Property owners may access evidence before eminent domain decisions, Colorado justices conclude
The Colorado Supreme Court ruled on Tuesday that a Douglas County judge incorrectly believed he lacked the authority to allow a property owner to pursue evidence challenging a government entity’s legal right to take its property through eminent domain.
In a June 23 opinion, Justice Susan Blanco wrote that the law does not explicitly provide for the discovery of evidence, but the procedural rules clearly allow judges to grant such a request before property changes hands.
“Applying these Rules and definitions, a trial court may limit or otherwise manage the parties’ participation in pretrial discovery based on its own finding of good cause,” she wrote.

The principle of eminent domain empowers governments to take possession of private property for public use, so long as they provide proper compensation. There are two phases to such proceedings in Colorado: a ruling on the government entity’s ability to possess the property, and a trial to determine the amount of compensation.
Last year, the Arrowhead Colorado Metropolitan District filed a petition to condemn property owned by the Roxborough Park Foundation, which controls and maintains common areas within Roxborough Park. A private company that owns a 35-acre parcel formed the metropolitan district to create infrastructure for a proposed “Nordic spa.”
The foundation quickly sought to obtain evidence before the decision on the land’s possession. The request encompassed design documents, studies, and communications between the metropolitan district and the private company. The foundation sought to determine if the condemnation was for a legally authorized purpose.
In December, District Court Judge Ben Leutwyler blocked the request for evidence. He concluded the law and the rules governing civil cases “make no provision for discovery in a condemnation action prior to the immediate possession hearing or otherwise.”
The Roxborough Park Foundation turned to the Supreme Court. Without the justices’ intervention, the foundation argued, the metropolitan district could take possession of the property and alter it immediately, and the foundation could only appeal that decision after the eventual trial for compensation. Moreover, no prior court case addressed whether a landowner has the right to the discovery of evidence before a possession decision.
During oral arguments, multiple justices pointed out that Leutwyler’s belief that he could not allow discovery was incorrect. Justice Richard L. Gabriel quoted from the order and said that, while Leutwyler was a “very, very fine trial judge,” the rules do permit the discovery of evidence in certain circumstances.
“There is a mechanism as a matter of law. No question,” added Justice Maria E. Berkenkotter. “This is just, for whatever reason, the court misunderstood the law.”

At the same time, the justices puzzled over the Roxborough Park Foundation’s position that the Supreme Court should recognize a general right to discovery in eminent domain cases. Gabriel noted that Leutwyler’s misunderstanding of the law could be addressed straightforwardly with instructions to revisit his decision.

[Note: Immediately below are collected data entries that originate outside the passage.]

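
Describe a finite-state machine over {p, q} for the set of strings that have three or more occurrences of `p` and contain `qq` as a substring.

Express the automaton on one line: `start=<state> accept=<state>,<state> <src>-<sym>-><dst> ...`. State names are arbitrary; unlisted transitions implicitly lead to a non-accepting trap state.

Handle the two conditions separately and then intersect. The first has 5 states tracking the count of `p`s, saturating at 4; the second has 3 states tracking whether and how much of `qq` has been seen. A product state is a pair (one from each), accepting exactly when both do. After merging equivalent states the machine shrinks.
With 12 states:
       p  q 
>  A   B  C 
   B   D  E 
   C   B  F 
   D   G  H 
   E   D  I 
   F   I  F 
   G   G  J 
   H   G  K 
   I   K  I 
   J   G  L 
   K   L  K 
 * L   L  L 
(> = start, * = accepting)

start=A accept=L A-p->B A-q->C B-p->D B-q->E C-p->B C-q->F D-p->G D-q->H E-p->D E-q->I F-p->I F-q->F G-p->G G-q->J H-p->G H-q->K I-p->K I-q->I J-p->G J-q->L K-p->L K-q->K L-p->L L-q->L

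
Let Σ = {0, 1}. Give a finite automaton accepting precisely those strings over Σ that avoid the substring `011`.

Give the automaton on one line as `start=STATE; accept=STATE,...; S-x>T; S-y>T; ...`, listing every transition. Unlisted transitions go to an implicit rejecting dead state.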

“Why are you arguing more than that?” Gabriel wondered. “I would have a lot of trouble adopting a rule that says the landowner gets discovery in any case. Period, hard stop.”
Ultimately, the Supreme Court agreed that Leutwyler failed to recognize his own ability to authorize the Roxborough Park Foundation’s request to obtain more information in advance of the land-possession decision. Blanco wrote that the standard for granting the evidentiary motion is “good cause.”
“Here, the trial court should exercise that discretion in deciding whether to grant or deny the Foundation’s request for discovery,” she added.
The case is Arrowhead Colorado Metropolitan District v. Roxborough Park Foundation et al.